Twilight Volturi Vampires and Bramstocker’s Dracula

The Hunger for Blood

Why does the idea of a vampire sucking one’s blood so offend our sensibilities? Extreme hunger in the past has forced people into committing canabalism. We, as humans, are carnivorous and eat other species. Still, when vampires are portrayed, the innate horror is felt by humans just observing it, as in a movie. One has to go further into the motivations of the creatures to come closer to understanding their aberrant behavior.

“Dracula” has an underlying theme of the vampire trying to search for love again after losing it, prior to becoming a vampire. He uses all his power to affect natural forces, emotional needs, and time. He is portrayed as taking what he needs in the way of sustenance as he finds it. His cohorts take what foods they can.
For example, Renfield eats insects and grubs. The women in the castle that Jonathan Harker has to deal with are presented with a baby for their nourishment. Dracula is shown with smugness licking the blood off of Jonathan’s razor. A love of power seems to be the theme.

Twilight Volturi Bloodlines

Twilight Volturi Bloodlines

Power is also present where the Volturi vampires are concerned. They have laws that ban hunting within their city, but that doesn’t stop them from sending henchmen to obtain food. Comparing Dracula’s eating to the Volturi’s is a bit like comparing shooting a quarry with a weapon to sending someone else to the grocery store for food. The food source might be similar, but the method is not. Having someone else doing the work to obtain food is definitely more efficient.

Sending out a proficient hunter to obtain food seems like a sensible course of action for a group. It appears as appropriate for survival of the species. Hunting alone for a single soul is a little more dire, if food is not plentiful.

The Volturi vampires are portrayed as collectors, as well as a operating as a collective. They collect the unusual and use the gifts those vampires have to make their overall group stronger against those threatening them. They don’t covet something to the detriment of the group. Aro wanted Bella because of her unusual gifts, but let her go with Edward, satisfied that Edward would make Bella a vampire. In contrast, Wilhemina is lured by the “Prince” or a young Dracula to fall in love with him, irregardless of her feelings for Jonathan.

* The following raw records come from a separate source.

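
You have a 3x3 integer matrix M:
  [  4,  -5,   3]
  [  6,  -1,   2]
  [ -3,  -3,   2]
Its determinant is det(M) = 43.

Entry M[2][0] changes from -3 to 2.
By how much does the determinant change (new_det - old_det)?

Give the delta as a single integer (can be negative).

Cofactor C_20 = -7
Entry delta = 2 - -3 = 5
Det delta = entry_delta * cofactor = 5 * -7 = -35

Answer: -35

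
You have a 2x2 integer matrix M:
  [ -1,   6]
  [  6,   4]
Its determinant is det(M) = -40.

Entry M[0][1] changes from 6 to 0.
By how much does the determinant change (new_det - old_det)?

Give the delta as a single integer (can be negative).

Cofactor C_01 = -6
Entry delta = 0 - 6 = -6
Det delta = entry_delta * cofactor = -6 * -6 = 36

Answer: 36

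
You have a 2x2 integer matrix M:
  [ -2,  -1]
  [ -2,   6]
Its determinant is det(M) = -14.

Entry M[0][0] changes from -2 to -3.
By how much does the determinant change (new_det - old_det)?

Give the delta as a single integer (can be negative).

Cofactor C_00 = 6
Entry delta = -3 - -2 = -1
Det delta = entry_delta * cofactor = -1 * 6 = -6

Answer: -6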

The Volturi vampires also are susceptible to losing their power to a challenger or another within their group. They have cocooned themselves with layers of bodyguards. A dependency is inherent in their group’s structure. They appear to depend on others to provide food and their lifestyle.

Dracula’s weakness is that he is for all intents a solitary vampire.At the conclusion of the movie, the chase back to his castle is proactive on the part of humans to destroy him. He is stabbed and his head chopped off. Humans vanquish him, despite his evident power.

How would one choose which of these two types of vampires is portrayed as more horrific? The visual impact of the movie, “Dracula” appears blood-thirsty and dark. Woven with sexual overtones and venal needs, the plot is laid for the vampire to obtain love and survival by using his power.

In comparison, the Volturi vampires seem enthralled with wielding their power. It is infinitely more dangerous.
Survival of their group is assured by numbers. Their lifestyle is continued because of the community.

Just the thought of their hunger for blood being assuaged by humans herded to their deaths provokes an image of slaughterhouses of other animal species.